After the powder and existing pulverized asphalt/gravel parking lot have been mixed, the base is rolled and compressed by a pad roller driving over it four times for extra compaction. The grader follows the pad roller and smooths everything out so it is ready for the final compaction from the smooth roller, making it ready for the asphalt installation.
By 4:30 p.m., the base stabilization and grading process for this parking lot is complete.
So, what exactly is base stabilization?
Stabilizing a base or subgrade is the process in which the existing base material, or even soil, is changed, improving its strength and durability so that asphalt can be paved properly. Stabilization will reduce the plasticity of the base, lower the water content, and increase the strength of the base.
When stabilizing a base, multiple variables need to be considered:
- Plasticity of the current base and underlying soils
- Presence of sulfates
- Depth to the water-table
- Freeze-thaw conditions
Test mixtures should be made to determine the best mixture for a specific project.
Benefits of Stabilizing the Base or Subgrade
Base/subgrade stabilization is a cost effective solution for improving problematic soils, such as marshlands or wet and sandy areas. The chemicals used to stabilize base and soil provide an environmental benefit as well. Green house gas emissions are reduced and using less energy intensive materials lowers energy consumption.
These benefits tie in with our belief in keeping everything ‘green’ when possible to help protect the environment.
A Completed Asphalt Parking Lot
A few days later, once the new stabilized base has hardened, the asphalt paving team came in for their turn in the parking lot project. The first layer of asphalt was paved, followed by the surface layer the next day. The new hardened base was able to hold the weight and compaction stresses of the asphalt and its installation, providing a clean, smooth surface of asphalt and a brand new parking lot.

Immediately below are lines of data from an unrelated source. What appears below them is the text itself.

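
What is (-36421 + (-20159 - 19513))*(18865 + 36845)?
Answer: -4239141030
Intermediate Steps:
(-36421 + (-20159 - 19513))*(18865 + 36845) = (-36421 - 39672)*55710 = -76093*55710 = -4239141030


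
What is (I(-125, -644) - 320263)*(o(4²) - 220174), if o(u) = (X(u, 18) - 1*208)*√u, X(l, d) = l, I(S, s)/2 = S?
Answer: 70814783246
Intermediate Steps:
I(S, s) = 2*S
o(u) = √u*(-208 + u) (o(u) = (u - 1*208)*√u = (u - 208)*√u = (-208 + u)*√u = √u*(-208 + u))
(I(-125, -644) - 320263)*(o(4²) - 220174) = (2*(-125) - 320263)*(√(4²)*(-208 + 4²) - 220174) = (-250 - 320263)*(√16*(-208 + 16) - 220174) = -320513*(4*(-192) - 220174) = -320513*(-768 - 220174) = -320513*(-220942) = 70814783246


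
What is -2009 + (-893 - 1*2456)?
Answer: -5358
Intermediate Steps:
-2009 + (-893 - 1*2456) = -2009 + (-893 - 2456) = -2009 - 3349 = -5358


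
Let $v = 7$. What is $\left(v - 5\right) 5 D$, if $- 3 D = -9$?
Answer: $30$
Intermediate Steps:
$D = 3$ ($D = \left(- \frac{1}{3}\right) \left(-9\right) = 3$)
$\left(v - 5\right) 5 D = \left(7 - 5\right) 5 \cdot 3 = 2 \cdot 5 \cdot 3 = 10 \cdot 3 = 30$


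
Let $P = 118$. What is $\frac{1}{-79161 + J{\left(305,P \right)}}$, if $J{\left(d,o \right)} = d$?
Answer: $- \frac{1}{78856} \approx -1.2681 \cdot 10^{-5}$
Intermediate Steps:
$\frac{1}{-79161 + J{\left(305,P \right)}} = \frac{1}{-79161 + 305} = \frac{1}{-78856} = - \frac{1}{78856}$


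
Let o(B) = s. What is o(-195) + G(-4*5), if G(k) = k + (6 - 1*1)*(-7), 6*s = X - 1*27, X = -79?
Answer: -218/3 ≈ -72.667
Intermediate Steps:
s = -53/3 (s = (-79 - 1*27)/6 = (-79 - 27)/6 = (⅙)*(-106) = -53/3 ≈ -17.667)
o(B) = -53/3
G(k) = -35 + k (G(k) = k + (6 - 1)*(-7) = k + 5*(-7) = k - 35 = -35 + k)
o(-195) + G(-4*5) = -53/3 + (-35 - 4*5) = -53/3 + (-35 - 20) = -53/3 - 55 = -218/3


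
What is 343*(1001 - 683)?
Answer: 109074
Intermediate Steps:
343*(1001 - 683) = 343*318 = 109074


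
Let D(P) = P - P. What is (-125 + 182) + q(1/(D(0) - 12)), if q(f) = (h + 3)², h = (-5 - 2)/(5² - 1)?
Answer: 37057/576 ≈ 64.335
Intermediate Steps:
h = -7/24 (h = -7/(25 - 1) = -7/24 ≈ -0.29167)
D(P) = 0
q(f) = 4225/576 (q(f) = (-7/24 + 3)² = (65/24)² = 4225/576)
(-125 + 182) + q(1/(D(0) - 12)) = (-125 + 182) + 4225/576 = 57 + 4225/576 = 37057/576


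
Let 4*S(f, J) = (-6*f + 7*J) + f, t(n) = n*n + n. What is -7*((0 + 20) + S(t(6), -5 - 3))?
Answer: 651/2 ≈ 325.50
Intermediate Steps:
t(n) = n + n² (t(n) = n² + n = n + n²)
S(f, J) = -5*f/4 + 7*J/4 (S(f, J) = ((-6*f + 7*J) + f)/4 = (-5*f + 7*J)/4 = -5*f/4 + 7*J/4)
-7*((0 + 20) + S(t(6), -5 - 3)) = -7*((0 + 20) + (-15*(1 + 6)/2 + 7*(-5 - 3)/4)) = -7*(20 + (-15*7/2 + (7/4)*(-8))) = -7*(20 + (-5/4*42 - 14)) = -7*(20 + (-105/2 - 14)) = -7*(20 - 133/2) = -7*(-93/2) = 651/2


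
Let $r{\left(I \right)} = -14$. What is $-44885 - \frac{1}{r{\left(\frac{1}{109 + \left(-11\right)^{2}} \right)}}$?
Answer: $- \frac{628389}{14} \approx -44885.0$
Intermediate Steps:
$-44885 - \frac{1}{r{\left(\frac{1}{109 + \left(-11\right)^{2}} \right)}} = -44885 - \frac{1}{-14} = -44885 - - \frac{1}{14} = -44885 + \frac{1}{14} = - \frac{628389}{14}$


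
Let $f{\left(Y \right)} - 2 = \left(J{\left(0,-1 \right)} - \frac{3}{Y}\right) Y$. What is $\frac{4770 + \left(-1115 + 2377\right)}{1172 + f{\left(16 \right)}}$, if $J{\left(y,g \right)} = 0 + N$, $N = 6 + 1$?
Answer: $\frac{6032}{1283} \approx 4.7015$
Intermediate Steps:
$N = 7$
$J{\left(y,g \right)} = 7$ ($J{\left(y,g \right)} = 0 + 7 = 7$)
$f{\left(Y \right)} = 2 + Y \left(7 - \frac{3}{Y}\right)$ ($f{\left(Y \right)} = 2 + \left(7 - \frac{3}{Y}\right) Y = 2 + Y \left(7 - \frac{3}{Y}\right)$)
$\frac{4770 + \left(-1115 + 2377\right)}{1172 + f{\left(16 \right)}} = \frac{4770 + \left(-1115 + 2377\right)}{1172 + \left(-1 + 7 \cdot 16\right)} = \frac{4770 + 1262}{1172 + \left(-1 + 112\right)} = \frac{6032}{1172 + 111} = \frac{6032}{1283}$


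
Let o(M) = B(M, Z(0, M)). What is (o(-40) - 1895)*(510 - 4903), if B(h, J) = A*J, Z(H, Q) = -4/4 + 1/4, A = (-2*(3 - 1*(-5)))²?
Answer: 9168191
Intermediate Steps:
A = 256 (A = (-2*(3 + 5))² = (-2*8)² = (-16)² = 256)
Z(H, Q) = -¾ (Z(H, Q) = -4*¼ + 1*(¼) = -1 + ¼ = -¾)
B(h, J) = 256*J
o(M) = -192 (o(M) = 256*(-¾) = -192)
(o(-40) - 1895)*(510 - 4903) = (-192 - 1895)*(510 - 4903) = -2087*(-4393) = 9168191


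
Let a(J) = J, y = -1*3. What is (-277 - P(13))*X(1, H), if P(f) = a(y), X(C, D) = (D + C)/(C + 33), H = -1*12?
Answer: 1507/17 ≈ 88.647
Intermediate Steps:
y = -3
H = -12
X(C, D) = (C + D)/(33 + C)
P(f) = -3
(-277 - P(13))*X(1, H) = (-277 - 1*(-3))*((1 - 12)/(33 + 1)) = (-277 + 3)*(-11/34) = -137*(-11)/17 = -274*(-11/34) = 1507/17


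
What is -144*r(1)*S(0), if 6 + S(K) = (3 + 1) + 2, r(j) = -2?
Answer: 0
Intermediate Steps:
S(K) = 0 (S(K) = -6 + ((3 + 1) + 2) = -6 + (4 + 2) = -6 + 6 = 0)
-144*r(1)*S(0) = -(-288)*0 = -144*0 = 0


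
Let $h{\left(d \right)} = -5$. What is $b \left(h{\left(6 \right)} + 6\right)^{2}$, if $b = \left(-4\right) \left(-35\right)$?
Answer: $140$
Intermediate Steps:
$b = 140$
$b \left(h{\left(6 \right)} + 6\right)^{2} = 140 \left(-5 + 6\right)^{2} = 140 \cdot 1^{2} = 140 \cdot 1 = 140$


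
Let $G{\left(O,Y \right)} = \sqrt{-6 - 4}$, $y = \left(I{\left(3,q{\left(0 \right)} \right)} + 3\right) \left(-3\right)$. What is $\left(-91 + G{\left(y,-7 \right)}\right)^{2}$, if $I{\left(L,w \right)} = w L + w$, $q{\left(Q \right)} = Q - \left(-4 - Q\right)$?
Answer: $\left(91 - i \sqrt{10}\right)^{2} \approx 8271.0 - 575.53 i$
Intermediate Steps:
$q{\left(Q \right)} = 4 + 2 Q$ ($q{\left(Q \right)} = Q + \left(4 + Q\right) = 4 + 2 Q$)
$I{\left(L,w \right)} = w + L w$ ($I{\left(L,w \right)} = L w + w = w + L w$)
$y = -57$ ($y = \left(\left(4 + 2 \cdot 0\right) \left(1 + 3\right) + 3\right) \left(-3\right) = \left(\left(4 + 0\right) 4 + 3\right) \left(-3\right) = \left(4 \cdot 4 + 3\right) \left(-3\right) = \left(16 + 3\right) \left(-3\right) = 19 \left(-3\right) = -57$)
$G{\left(O,Y \right)} = i \sqrt{10}$ ($G{\left(O,Y \right)} = \sqrt{-10} = i \sqrt{10}$)
$\left(-91 + G{\left(y,-7 \right)}\right)^{2} = \left(-91 + i \sqrt{10}\right)^{2}$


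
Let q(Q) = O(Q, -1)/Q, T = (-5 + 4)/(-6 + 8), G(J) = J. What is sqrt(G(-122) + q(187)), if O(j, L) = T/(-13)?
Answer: 9*I*sqrt(35604426)/4862 ≈ 11.045*I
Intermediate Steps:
T = -1/2 ≈ -0.50000
O(j, L) = 1/26 (O(j, L) = -1/2/(-13) = -1/2*(-1/13) = 1/26)
q(Q) = 1/(26*Q)
sqrt(G(-122) + q(187)) = sqrt(-122 + (1/26)/187) = sqrt(-122 + (1/26)*(1/187)) = sqrt(-122 + 1/4862) = sqrt(-593163/4862) = 9*I*sqrt(35604426)/4862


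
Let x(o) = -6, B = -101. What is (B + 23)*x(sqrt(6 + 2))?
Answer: 468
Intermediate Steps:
(B + 23)*x(sqrt(6 + 2)) = (-101 + 23)*(-6) = -78*(-6) = 468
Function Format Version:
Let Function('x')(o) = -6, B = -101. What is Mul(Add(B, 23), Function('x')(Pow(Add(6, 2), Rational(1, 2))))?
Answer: 468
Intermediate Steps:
Mul(Add(B, 23), Function('x')(Pow(Add(6, 2), Rational(1, 2)))) = Mul(Add(-101, 23), -6) = Mul(-78, -6) = 468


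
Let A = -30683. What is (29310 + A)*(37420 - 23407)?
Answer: -19239849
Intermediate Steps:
(29310 + A)*(37420 - 23407) = (29310 - 30683)*(37420 - 23407) = -1373*14013 = -19239849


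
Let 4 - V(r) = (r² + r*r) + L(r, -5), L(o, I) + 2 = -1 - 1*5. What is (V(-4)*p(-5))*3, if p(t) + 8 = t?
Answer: 780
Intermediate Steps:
p(t) = -8 + t
L(o, I) = -8 (L(o, I) = -2 + (-1 - 1*5) = -2 + (-1 - 5) = -2 - 6 = -8)
V(r) = 12 - 2*r² (V(r) = 4 - ((r² + r*r) - 8) = 4 - ((r² + r²) - 8) = 4 - (2*r² - 8) = 4 - (-8 + 2*r²) = 4 + (8 - 2*r²) = 12 - 2*r²)
(V(-4)*p(-5))*3 = ((12 - 2*(-4)²)*(-8 - 5))*3 = ((12 - 2*16)*(-13))*3 = ((12 - 32)*(-13))*3 = -20*(-13)*3 = 260*3 = 780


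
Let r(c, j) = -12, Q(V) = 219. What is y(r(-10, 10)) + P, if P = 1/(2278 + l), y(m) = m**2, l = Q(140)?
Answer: 359569/2497 ≈ 144.00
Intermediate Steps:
l = 219
P = 1/2497 (P = 1/(2278 + 219) = 1/2497 ≈ 0.00040048)
y(r(-10, 10)) + P = (-12)**2 + 1/2497 = 144 + 1/2497 = 359569/2497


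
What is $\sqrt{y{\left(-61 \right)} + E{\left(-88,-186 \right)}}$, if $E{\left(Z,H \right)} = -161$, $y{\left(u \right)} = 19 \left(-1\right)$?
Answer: $6 i \sqrt{5} \approx 13.416 i$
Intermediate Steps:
$y{\left(u \right)} = -19$
$\sqrt{y{\left(-61 \right)} + E{\left(-88,-186 \right)}} = \sqrt{-19 - 161} = \sqrt{-180} = 6 i \sqrt{5}$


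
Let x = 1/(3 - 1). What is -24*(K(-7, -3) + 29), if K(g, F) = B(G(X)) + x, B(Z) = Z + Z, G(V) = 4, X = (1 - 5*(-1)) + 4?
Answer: -900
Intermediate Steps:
X = 10 (X = (1 + 5) + 4 = 6 + 4 = 10)
B(Z) = 2*Z
x = ½ (x = 1/2 = ½ ≈ 0.50000)
K(g, F) = 17/2 (K(g, F) = 2*4 + ½ = 8 + ½ = 17/2)
-24*(K(-7, -3) + 29) = -24*(17/2 + 29) = -24*75/2 = -900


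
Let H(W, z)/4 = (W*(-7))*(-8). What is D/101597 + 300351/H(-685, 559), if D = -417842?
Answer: -94628437027/15589043680 ≈ -6.0702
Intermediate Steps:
H(W, z) = 224*W (H(W, z) = 4*((W*(-7))*(-8)) = 4*(-7*W*(-8)) = 4*(56*W) = 224*W)
D/101597 + 300351/H(-685, 559) = -417842/101597 + 300351/((224*(-685))) = -417842*1/101597 + 300351/(-153440) = -417842/101597 + 300351*(-1/153440) = -417842/101597 - 300351/153440 = -94628437027/15589043680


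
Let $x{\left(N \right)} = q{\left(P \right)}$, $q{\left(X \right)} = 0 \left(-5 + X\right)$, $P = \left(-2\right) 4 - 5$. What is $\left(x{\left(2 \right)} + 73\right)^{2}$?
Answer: $5329$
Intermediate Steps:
$P = -13$ ($P = -8 - 5 = -13$)
$q{\left(X \right)} = 0$
$x{\left(N \right)} = 0$
$\left(x{\left(2 \right)} + 73\right)^{2} = \left(0 + 73\right)^{2} = 73^{2} = 5329$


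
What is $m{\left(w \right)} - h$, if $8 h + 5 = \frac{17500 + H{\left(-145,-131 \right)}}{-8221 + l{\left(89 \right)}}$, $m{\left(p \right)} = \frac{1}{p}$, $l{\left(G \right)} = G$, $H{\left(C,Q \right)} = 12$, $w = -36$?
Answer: $\frac{126821}{146376} \approx 0.86641$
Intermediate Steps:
$h = - \frac{14543}{16264}$ ($h = - \frac{5}{8} + \frac{\left(17500 + 12\right) \frac{1}{-8221 + 89}}{8} = - \frac{5}{8} + \frac{17512 \frac{1}{-8132}}{8} = - \frac{5}{8} + \frac{17512 \left(- \frac{1}{8132}\right)}{8} = - \frac{5}{8} + \frac{1}{8} \left(- \frac{4378}{2033}\right) = - \frac{5}{8} - \frac{2189}{8132} = - \frac{14543}{16264} \approx -0.89418$)
$m{\left(w \right)} - h = \frac{1}{-36} - - \frac{14543}{16264} = - \frac{1}{36} + \frac{14543}{16264} = \frac{126821}{146376}$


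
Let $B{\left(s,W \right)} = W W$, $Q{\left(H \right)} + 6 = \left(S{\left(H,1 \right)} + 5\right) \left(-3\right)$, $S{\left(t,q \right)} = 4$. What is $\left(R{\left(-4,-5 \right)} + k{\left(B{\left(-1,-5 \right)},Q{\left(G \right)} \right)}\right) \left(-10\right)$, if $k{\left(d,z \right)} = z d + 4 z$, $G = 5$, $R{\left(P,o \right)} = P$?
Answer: $9610$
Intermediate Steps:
$Q{\left(H \right)} = -33$ ($Q{\left(H \right)} = -6 + \left(4 + 5\right) \left(-3\right) = -6 + 9 \left(-3\right) = -6 - 27 = -33$)
$B{\left(s,W \right)} = W^{2}$
$k{\left(d,z \right)} = 4 z + d z$ ($k{\left(d,z \right)} = d z + 4 z = 4 z + d z$)
$\left(R{\left(-4,-5 \right)} + k{\left(B{\left(-1,-5 \right)},Q{\left(G \right)} \right)}\right) \left(-10\right) = \left(-4 - 33 \left(4 + \left(-5\right)^{2}\right)\right) \left(-10\right) = \left(-4 - 33 \left(4 + 25\right)\right) \left(-10\right) = \left(-4 - 957\right) \left(-10\right) = \left(-961\right) \left(-10\right) = 9610$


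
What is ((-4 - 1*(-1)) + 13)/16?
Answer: 5/8 ≈ 0.62500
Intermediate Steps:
((-4 - 1*(-1)) + 13)/16 = ((-4 + 1) + 13)*(1/16) = (-3 + 13)*(1/16) = 10*(1/16) = 5/8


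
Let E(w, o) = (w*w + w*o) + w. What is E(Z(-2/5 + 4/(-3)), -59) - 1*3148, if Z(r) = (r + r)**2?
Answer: -187343084/50625 ≈ -3700.6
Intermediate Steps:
Z(r) = 4*r**2 (Z(r) = (2*r)**2 = 4*r**2)
E(w, o) = w + w**2 + o*w (E(w, o) = (w**2 + o*w) + w = w + w**2 + o*w)
E(Z(-2/5 + 4/(-3)), -59) - 1*3148 = (4*(-2/5 + 4/(-3))**2)*(1 - 59 + 4*(-2/5 + 4/(-3))**2) - 1*3148 = (4*(-2*1/5 + 4*(-1/3))**2)*(1 - 59 + 4*(-2*1/5 + 4*(-1/3))**2) - 3148 = (4*(-2/5 - 4/3)**2)*(1 - 59 + 4*(-2/5 - 4/3)**2) - 3148 = (4*(-26/15)**2)*(1 - 59 + 4*(-26/15)**2) - 3148 = (4*(676/225))*(1 - 59 + 4*(676/225)) - 3148 = 2704*(1 - 59 + 2704/225)/225 - 3148 = (2704/225)*(-10346/225) - 3148 = -27975584/50625 - 3148 = -187343084/50625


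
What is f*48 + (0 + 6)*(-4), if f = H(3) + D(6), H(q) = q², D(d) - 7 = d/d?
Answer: 792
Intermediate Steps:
D(d) = 8 (D(d) = 7 + d/d = 7 + 1 = 8)
f = 17 (f = 3² + 8 = 9 + 8 = 17)
f*48 + (0 + 6)*(-4) = 17*48 + (0 + 6)*(-4) = 816 + 6*(-4) = 816 - 24 = 792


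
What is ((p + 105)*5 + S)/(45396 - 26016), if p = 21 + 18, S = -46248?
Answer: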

“The project included pulverizing the old parking lot, base stabilization, adding new curb and gutter around the islands, repaving, and then striping,” says Jim Beckmann, Director of Operations at the middle school. “It took 10 days, start to finish.”
He went on to say, “I am very satisfied with the project. The crew was very helpful and informative, out here every day, keeping me updated on the project. They [Wolf Paving] will get an opportunity to bid again on future projects.”
Jim Beckmann chose Wolf Paving because of their fair pricing and based on referrals he had received regarding the quality of their work.